Here's a quote, about 40 minutes in...
"If we attach to calm then we tend to go into trance states, or we may find ourselves just loosing attention, becoming sleepy. If we attach to the ideas of impermanence we can find ourselves becoming distanced from experience, that is not really resonating with it, not really tuning into it, not really feeling it, being present with it. We can develop certain dismissive attitudes or dismissive stance towards the experiences that happen. "Oh that's just changing stuff, so what."
And so instead of there being a properly established Ground of Being that's bright, luminous, immaculate, suffusive we develop views, ideas, opinions, standpoints that are not shining, luminous, immaculate, suffusive but that tend to become aspects of "My Self." And this means there's a certain fragmentation that occurs, my self as an experience in the way I'm using it is something that splits away from experience and thereby thinks it has the experience. "Here I am having this, I can get this, I can do this, I can make this happen" and so forth.
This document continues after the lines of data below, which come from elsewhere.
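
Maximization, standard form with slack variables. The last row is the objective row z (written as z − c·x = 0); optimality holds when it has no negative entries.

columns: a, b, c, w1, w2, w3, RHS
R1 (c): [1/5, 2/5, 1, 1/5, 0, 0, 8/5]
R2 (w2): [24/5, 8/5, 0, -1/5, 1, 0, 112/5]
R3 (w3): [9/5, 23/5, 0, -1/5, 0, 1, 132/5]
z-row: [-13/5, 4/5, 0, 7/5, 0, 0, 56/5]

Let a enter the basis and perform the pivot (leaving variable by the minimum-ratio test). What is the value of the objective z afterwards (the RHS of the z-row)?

70/3

Ratio test on column a — row 1: (8/5)/(1/5) = 8; row 2: (112/5)/(24/5) = 14/3; row 3: (132/5)/(9/5) = 44/3. Minimum is 14/3 at row 2 (w2 leaves); pivot element 24/5.
Pivot on row 2; the z-row RHS becomes 56/5 − (-13/5)·(14/3) = 70/3.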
We descend from what was an essential integrity and essential wholeness back into behavioral dualism. And then of course the whole thing begins to break down because for a certain amount of time we are able to "do" the calm, "do" the metta, "get" the anicca going but its becoming much more dishonest in a way. It becomes a strategy rather then a realization. One is no longer meeting the experience fully and embracing it fully."